This is my favorite tomato soup recipe, and I can enjoy it with fully ripe, garden or locally grown tomatoes all year round using the tomatoes I froze during the summer/early fall. I found this recipe on the Food Network, but I altered it to be dairy free and to be more conducive to easily stored ingredients.
3 Tbsp olive oil
1 medium yellow onion, chopped
2 carrots, unpeeled and chopped
1 Tbsp minced garlic (3 cloves)
2 1/2 lbs (or about 5 large) frozen tomatoes, thawed
1 ½ tsp white sugar
1 Tbsp tomato paste
2 Tbsp dried basil (or ¼ cup fresh basil if you are lucky enough to have it!)
3 cups chicken broth
1 ½ tsp salt
1 tsp ground black pepper
¾ cup full fat coconut milk
3/4 cup full fat coconut milk = can be substituted with heavy whipping cream, lite coconut milk, or half-and-half, depending on your preference
- Heat the olive oil in a large pot over medium-low heat.
- Add the onion and carrots and saute for about 10 minutes, until very tender.

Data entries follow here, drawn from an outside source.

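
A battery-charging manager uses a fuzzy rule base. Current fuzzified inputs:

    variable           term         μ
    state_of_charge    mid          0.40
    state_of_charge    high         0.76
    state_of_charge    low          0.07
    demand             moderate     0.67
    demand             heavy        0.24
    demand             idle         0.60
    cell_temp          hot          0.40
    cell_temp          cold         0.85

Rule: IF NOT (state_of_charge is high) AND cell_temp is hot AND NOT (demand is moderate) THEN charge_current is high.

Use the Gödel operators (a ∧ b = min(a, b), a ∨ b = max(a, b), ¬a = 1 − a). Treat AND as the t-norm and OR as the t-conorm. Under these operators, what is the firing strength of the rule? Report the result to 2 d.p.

0.24

firing strength: ¬high=1−0.76=0.24, hot=0.40, ¬moderate=1−0.67=0.33; AND[min(a, b)] → w = 0.24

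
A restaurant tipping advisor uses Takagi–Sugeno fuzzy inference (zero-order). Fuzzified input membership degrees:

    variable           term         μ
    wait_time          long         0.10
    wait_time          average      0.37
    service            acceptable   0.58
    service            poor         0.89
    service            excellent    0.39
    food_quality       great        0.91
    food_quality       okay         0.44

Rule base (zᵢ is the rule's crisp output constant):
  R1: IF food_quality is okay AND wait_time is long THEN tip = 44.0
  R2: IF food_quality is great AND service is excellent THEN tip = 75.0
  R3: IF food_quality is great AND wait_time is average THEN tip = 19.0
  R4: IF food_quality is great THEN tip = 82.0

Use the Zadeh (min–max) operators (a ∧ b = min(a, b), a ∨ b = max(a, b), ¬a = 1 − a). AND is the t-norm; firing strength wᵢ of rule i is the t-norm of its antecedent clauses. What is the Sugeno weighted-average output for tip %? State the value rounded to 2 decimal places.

R1 (z=44.0): okay=0.44, long=0.10; AND[min(a, b)] → w = 0.10
R2 (z=75.0): great=0.91, excellent=0.39; AND[min(a, b)] → w = 0.39
R3 (z=19.0): great=0.91, average=0.37; AND[min(a, b)] → w = 0.37
R4 (z=82.0): great=0.91 → w = 0.91
Weighted average = (0.10·44.0 + 0.39·75.0 + 0.37·19.0 + 0.91·82.0) / (0.10 + 0.39 + 0.37 + 0.91)
  = 115.3000 / 1.7700 = 65.14

65.14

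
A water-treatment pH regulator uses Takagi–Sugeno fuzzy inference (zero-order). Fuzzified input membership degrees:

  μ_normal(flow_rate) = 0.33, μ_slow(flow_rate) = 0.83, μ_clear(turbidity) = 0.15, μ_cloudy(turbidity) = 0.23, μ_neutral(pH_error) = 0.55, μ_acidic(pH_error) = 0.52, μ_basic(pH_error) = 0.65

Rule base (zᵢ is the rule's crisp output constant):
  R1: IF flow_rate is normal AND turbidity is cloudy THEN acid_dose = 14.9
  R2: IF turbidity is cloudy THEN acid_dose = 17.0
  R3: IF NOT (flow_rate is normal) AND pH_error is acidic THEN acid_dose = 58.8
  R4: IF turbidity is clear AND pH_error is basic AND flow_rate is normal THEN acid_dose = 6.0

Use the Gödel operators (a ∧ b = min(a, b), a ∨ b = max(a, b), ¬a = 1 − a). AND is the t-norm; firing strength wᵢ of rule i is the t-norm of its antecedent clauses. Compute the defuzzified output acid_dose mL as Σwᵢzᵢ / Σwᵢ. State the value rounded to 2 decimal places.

34.35

R1 (z=14.9): normal=0.33, cloudy=0.23; AND[min(a, b)] → w = 0.23
R2 (z=17.0): cloudy=0.23 → w = 0.23
R3 (z=58.8): ¬normal=1−0.33=0.67, acidic=0.52; AND[min(a, b)] → w = 0.52
R4 (z=6.0): clear=0.15, basic=0.65, normal=0.33; AND[min(a, b)] → w = 0.15
Weighted average = (0.23·14.9 + 0.23·17.0 + 0.52·58.8 + 0.15·6.0) / (0.23 + 0.23 + 0.52 + 0.15)
  = 38.8130 / 1.1300 = 34.35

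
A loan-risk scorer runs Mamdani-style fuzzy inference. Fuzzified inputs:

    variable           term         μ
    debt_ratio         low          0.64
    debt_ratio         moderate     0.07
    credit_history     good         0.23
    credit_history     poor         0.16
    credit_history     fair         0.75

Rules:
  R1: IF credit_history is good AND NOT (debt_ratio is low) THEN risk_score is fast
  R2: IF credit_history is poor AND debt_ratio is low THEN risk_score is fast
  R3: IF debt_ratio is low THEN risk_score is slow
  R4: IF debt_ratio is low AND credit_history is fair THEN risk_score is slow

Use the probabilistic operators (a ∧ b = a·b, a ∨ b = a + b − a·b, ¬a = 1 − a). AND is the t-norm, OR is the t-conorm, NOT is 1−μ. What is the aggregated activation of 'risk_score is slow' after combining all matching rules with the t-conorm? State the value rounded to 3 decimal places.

0.813

R1: good=0.23, ¬low=1−0.64=0.36; AND[a·b] → w = 0.0828
R2: poor=0.16, low=0.64; AND[a·b] → w = 0.1024
R3: low=0.64 → w = 0.6400
R4: low=0.64, fair=0.75; AND[a·b] → w = 0.4800
Rules with consequent 'slow': {R3, R4} → strengths 0.6400, 0.4800
Aggregate via t-conorm [a + b − a·b]: 0.8128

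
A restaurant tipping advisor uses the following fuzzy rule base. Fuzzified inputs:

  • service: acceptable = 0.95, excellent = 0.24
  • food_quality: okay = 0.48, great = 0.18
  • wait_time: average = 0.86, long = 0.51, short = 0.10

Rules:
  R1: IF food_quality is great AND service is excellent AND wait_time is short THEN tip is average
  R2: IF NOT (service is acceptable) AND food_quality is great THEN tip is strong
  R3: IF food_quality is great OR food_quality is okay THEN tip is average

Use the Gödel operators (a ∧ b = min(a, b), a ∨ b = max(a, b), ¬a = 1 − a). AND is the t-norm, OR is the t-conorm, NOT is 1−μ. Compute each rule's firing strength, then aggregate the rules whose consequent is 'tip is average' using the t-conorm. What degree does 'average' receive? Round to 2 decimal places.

0.48

R1: great=0.18, excellent=0.24, short=0.10; AND[min(a, b)] → w = 0.10
R2: ¬acceptable=1−0.95=0.05, great=0.18; AND[min(a, b)] → w = 0.05
R3: great=0.18, okay=0.48; OR[max(a, b)] → w = 0.48
Rules with consequent 'average': {R1, R3} → strengths 0.10, 0.48
Aggregate via t-conorm [max(a, b)]: 0.48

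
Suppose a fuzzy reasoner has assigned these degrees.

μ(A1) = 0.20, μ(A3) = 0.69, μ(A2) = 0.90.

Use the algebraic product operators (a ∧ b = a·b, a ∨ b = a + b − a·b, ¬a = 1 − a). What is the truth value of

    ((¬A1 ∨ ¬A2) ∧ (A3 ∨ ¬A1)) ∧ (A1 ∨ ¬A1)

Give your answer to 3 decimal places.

¬A1 = 1 − 0.2000 = 0.8000
¬A2 = 1 − 0.9000 = 0.1000
¬A1 ∨ ¬A2 = a + b − a·b on (0.8000, 0.1000) = 0.8200
¬A1 = 1 − 0.2000 = 0.8000
A3 ∨ ¬A1 = a + b − a·b on (0.6900, 0.8000) = 0.9380
(¬A1 ∨ ¬A2) ∧ (A3 ∨ ¬A1) = a·b on (0.8200, 0.9380) = 0.7692
¬A1 = 1 − 0.2000 = 0.8000
A1 ∨ ¬A1 = a + b − a·b on (0.2000, 0.8000) = 0.8400
((¬A1 ∨ ¬A2) ∧ (A3 ∨ ¬A1)) ∧ (A1 ∨ ¬A1) = a·b on (0.7692, 0.8400) = 0.6461

0.646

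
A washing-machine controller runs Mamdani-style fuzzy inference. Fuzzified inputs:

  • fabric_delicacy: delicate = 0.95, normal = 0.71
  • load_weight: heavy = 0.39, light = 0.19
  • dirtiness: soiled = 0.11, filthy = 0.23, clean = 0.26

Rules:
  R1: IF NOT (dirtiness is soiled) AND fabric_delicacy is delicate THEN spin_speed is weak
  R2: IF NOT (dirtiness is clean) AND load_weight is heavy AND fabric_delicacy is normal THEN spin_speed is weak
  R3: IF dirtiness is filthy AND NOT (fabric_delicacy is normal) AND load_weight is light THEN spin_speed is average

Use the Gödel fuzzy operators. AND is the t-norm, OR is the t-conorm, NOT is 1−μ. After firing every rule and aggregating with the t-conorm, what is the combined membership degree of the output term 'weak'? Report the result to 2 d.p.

R1: ¬soiled=1−0.11=0.89, delicate=0.95; AND[min(a, b)] → w = 0.89
R2: ¬clean=1−0.26=0.74, heavy=0.39, normal=0.71; AND[min(a, b)] → w = 0.39
R3: filthy=0.23, ¬normal=1−0.71=0.29, light=0.19; AND[min(a, b)] → w = 0.19
Rules with consequent 'weak': {R1, R2} → strengths 0.89, 0.39
Aggregate via t-conorm [max(a, b)]: 0.89

0.89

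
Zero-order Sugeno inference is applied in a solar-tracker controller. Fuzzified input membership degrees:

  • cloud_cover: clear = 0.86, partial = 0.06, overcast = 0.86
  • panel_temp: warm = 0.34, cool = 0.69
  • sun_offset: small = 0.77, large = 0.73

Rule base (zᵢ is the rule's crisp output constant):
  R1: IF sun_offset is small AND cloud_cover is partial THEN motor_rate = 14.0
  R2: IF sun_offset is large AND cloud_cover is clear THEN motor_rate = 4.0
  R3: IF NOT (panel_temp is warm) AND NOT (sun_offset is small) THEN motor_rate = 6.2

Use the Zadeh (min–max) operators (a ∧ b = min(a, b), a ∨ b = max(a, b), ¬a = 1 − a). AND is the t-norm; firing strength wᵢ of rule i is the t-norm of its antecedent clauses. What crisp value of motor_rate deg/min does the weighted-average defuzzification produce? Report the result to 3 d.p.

R1 (z=14.0): small=0.77, partial=0.06; AND[min(a, b)] → w = 0.06
R2 (z=4.0): large=0.73, clear=0.86; AND[min(a, b)] → w = 0.73
R3 (z=6.2): ¬warm=1−0.34=0.66, ¬small=1−0.77=0.23; AND[min(a, b)] → w = 0.23
Weighted average = (0.06·14.0 + 0.73·4.0 + 0.23·6.2) / (0.06 + 0.73 + 0.23)
  = 5.1860 / 1.0200 = 5.084

5.084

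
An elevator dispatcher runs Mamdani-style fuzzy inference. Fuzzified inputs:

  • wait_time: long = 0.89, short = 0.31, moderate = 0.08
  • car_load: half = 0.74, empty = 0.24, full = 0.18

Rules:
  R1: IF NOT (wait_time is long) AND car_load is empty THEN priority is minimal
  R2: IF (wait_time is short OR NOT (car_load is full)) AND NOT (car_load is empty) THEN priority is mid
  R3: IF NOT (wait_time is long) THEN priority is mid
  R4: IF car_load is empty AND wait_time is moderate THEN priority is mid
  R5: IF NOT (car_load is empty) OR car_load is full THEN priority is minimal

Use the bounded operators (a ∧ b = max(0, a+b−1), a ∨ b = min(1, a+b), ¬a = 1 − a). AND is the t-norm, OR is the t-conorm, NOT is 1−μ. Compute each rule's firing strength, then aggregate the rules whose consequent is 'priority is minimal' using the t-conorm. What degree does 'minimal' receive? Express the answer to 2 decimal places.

0.94

R1: ¬long=1−0.89=0.11, empty=0.24; AND[max(0, a+b−1)] → w = 0.00
R2: (short=0.31 OR ¬full=1−0.18=0.82) = 1.00; AND[max(0, a+b−1)] with ¬empty=1−0.24=0.76 → w = 0.76
R3: ¬long=1−0.89=0.11 → w = 0.11
R4: empty=0.24, moderate=0.08; AND[max(0, a+b−1)] → w = 0.00
R5: ¬empty=1−0.24=0.76, full=0.18; OR[min(1, a+b)] → w = 0.94
Rules with consequent 'minimal': {R1, R5} → strengths 0.00, 0.94
Aggregate via t-conorm [min(1, a+b)]: 0.94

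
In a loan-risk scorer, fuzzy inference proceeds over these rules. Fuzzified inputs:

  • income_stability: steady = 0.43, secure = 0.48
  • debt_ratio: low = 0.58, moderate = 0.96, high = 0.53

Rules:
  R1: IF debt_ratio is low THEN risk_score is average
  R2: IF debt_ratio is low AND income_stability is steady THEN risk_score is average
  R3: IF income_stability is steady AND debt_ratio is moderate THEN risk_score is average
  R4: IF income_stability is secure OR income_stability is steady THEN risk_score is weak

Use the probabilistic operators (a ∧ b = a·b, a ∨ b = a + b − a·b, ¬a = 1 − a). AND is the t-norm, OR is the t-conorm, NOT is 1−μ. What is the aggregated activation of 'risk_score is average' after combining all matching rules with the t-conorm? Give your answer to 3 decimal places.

R1: low=0.58 → w = 0.5800
R2: low=0.58, steady=0.43; AND[a·b] → w = 0.2494
R3: steady=0.43, moderate=0.96; AND[a·b] → w = 0.4128
R4: secure=0.48, steady=0.43; OR[a + b − a·b] → w = 0.7036
Rules with consequent 'average': {R1, R2, R3} → strengths 0.5800, 0.2494, 0.4128
Aggregate via t-conorm [a + b − a·b]: 0.8149

0.815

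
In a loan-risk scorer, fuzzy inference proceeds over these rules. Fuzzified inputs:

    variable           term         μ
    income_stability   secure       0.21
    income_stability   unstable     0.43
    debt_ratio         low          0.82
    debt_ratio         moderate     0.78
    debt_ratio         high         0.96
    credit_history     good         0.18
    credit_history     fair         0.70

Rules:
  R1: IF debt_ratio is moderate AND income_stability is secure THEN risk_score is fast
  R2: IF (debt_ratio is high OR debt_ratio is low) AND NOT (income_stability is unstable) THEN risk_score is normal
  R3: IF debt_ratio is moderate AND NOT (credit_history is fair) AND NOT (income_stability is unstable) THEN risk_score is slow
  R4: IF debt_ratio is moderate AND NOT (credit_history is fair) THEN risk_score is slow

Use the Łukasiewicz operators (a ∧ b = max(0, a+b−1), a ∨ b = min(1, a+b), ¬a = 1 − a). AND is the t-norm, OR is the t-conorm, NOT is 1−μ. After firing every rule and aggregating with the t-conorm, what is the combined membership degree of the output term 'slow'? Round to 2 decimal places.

0.08

R1: moderate=0.78, secure=0.21; AND[max(0, a+b−1)] → w = 0.00
R2: (high=0.96 OR low=0.82) = 1.00; AND[max(0, a+b−1)] with ¬unstable=1−0.43=0.57 → w = 0.57
R3: moderate=0.78, ¬fair=1−0.70=0.30, ¬unstable=1−0.43=0.57; AND[max(0, a+b−1)] → w = 0.00
R4: moderate=0.78, ¬fair=1−0.70=0.30; AND[max(0, a+b−1)] → w = 0.08
Rules with consequent 'slow': {R3, R4} → strengths 0.00, 0.08
Aggregate via t-conorm [min(1, a+b)]: 0.08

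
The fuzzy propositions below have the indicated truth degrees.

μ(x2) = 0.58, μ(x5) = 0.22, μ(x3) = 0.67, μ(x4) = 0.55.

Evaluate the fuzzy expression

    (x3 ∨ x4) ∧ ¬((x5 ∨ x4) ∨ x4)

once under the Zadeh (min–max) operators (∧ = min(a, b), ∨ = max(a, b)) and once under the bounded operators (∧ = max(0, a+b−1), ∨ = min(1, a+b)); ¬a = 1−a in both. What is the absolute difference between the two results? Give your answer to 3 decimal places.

0.450

Under Zadeh (min–max):
  x3 ∨ x4 = max(a, b) on (0.67, 0.55) = 0.67
  x5 ∨ x4 = max(a, b) on (0.22, 0.55) = 0.55
  (x5 ∨ x4) ∨ x4 = max(a, b) on (0.55, 0.55) = 0.55
  ¬((x5 ∨ x4) ∨ x4) = 1 − 0.55 = 0.45
  (x3 ∨ x4) ∧ ¬((x5 ∨ x4) ∨ x4) = min(a, b) on (0.67, 0.45) = 0.45
  → value = 0.4500
Under bounded:
  x3 ∨ x4 = min(1, a+b) on (0.67, 0.55) = 1.00
  x5 ∨ x4 = min(1, a+b) on (0.22, 0.55) = 0.77
  (x5 ∨ x4) ∨ x4 = min(1, a+b) on (0.77, 0.55) = 1.00
  ¬((x5 ∨ x4) ∨ x4) = 1 − 1.00 = 0.00
  (x3 ∨ x4) ∧ ¬((x5 ∨ x4) ∨ x4) = max(0, a+b−1) on (1.00, 0.00) = 0.00
  → value = 0.0000
|0.4500 − 0.0000| = 0.450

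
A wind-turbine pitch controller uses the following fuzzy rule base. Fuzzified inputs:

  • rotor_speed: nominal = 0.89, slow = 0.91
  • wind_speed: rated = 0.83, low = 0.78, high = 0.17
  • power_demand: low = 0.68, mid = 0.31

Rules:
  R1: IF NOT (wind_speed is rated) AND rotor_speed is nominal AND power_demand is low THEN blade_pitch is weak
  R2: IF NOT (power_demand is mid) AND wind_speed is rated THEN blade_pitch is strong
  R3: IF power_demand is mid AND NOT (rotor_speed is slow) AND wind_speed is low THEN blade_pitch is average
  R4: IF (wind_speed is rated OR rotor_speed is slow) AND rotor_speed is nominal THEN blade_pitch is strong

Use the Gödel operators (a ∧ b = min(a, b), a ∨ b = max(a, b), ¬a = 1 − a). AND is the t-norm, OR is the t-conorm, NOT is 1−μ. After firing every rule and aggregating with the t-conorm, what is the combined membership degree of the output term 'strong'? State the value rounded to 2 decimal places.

0.89

R1: ¬rated=1−0.83=0.17, nominal=0.89, low=0.68; AND[min(a, b)] → w = 0.17
R2: ¬mid=1−0.31=0.69, rated=0.83; AND[min(a, b)] → w = 0.69
R3: mid=0.31, ¬slow=1−0.91=0.09, low=0.78; AND[min(a, b)] → w = 0.09
R4: (rated=0.83 OR slow=0.91) = 0.91; AND[min(a, b)] with nominal=0.89 → w = 0.89
Rules with consequent 'strong': {R2, R4} → strengths 0.69, 0.89
Aggregate via t-conorm [max(a, b)]: 0.89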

- Add the garlic and cook for 1 minute.
- Prepare the tomatoes by removing the top centers (where stem was attached) from slightly thawed tomatoes. Cut them in halves or quarters while they are still slightly frozen, enough to withstand pressure when cut. Add the cut tomatoes, sugar, tomato paste, basil, chicken broth, salt, and pepper to the pot and stir well. Bring the soup to a boil, lower the heat, and simmer, covered, for 30 to 40 minutes, until the tomatoes are very tender.
- Add the coconut milk to the soup. Use an immersion blender or regular blender to process the soup until mostly smooth.
- Reheat the soup over low heat (if needed) just until hot. Serve with julienned basil leaves or whole grain orzo pasta if desired.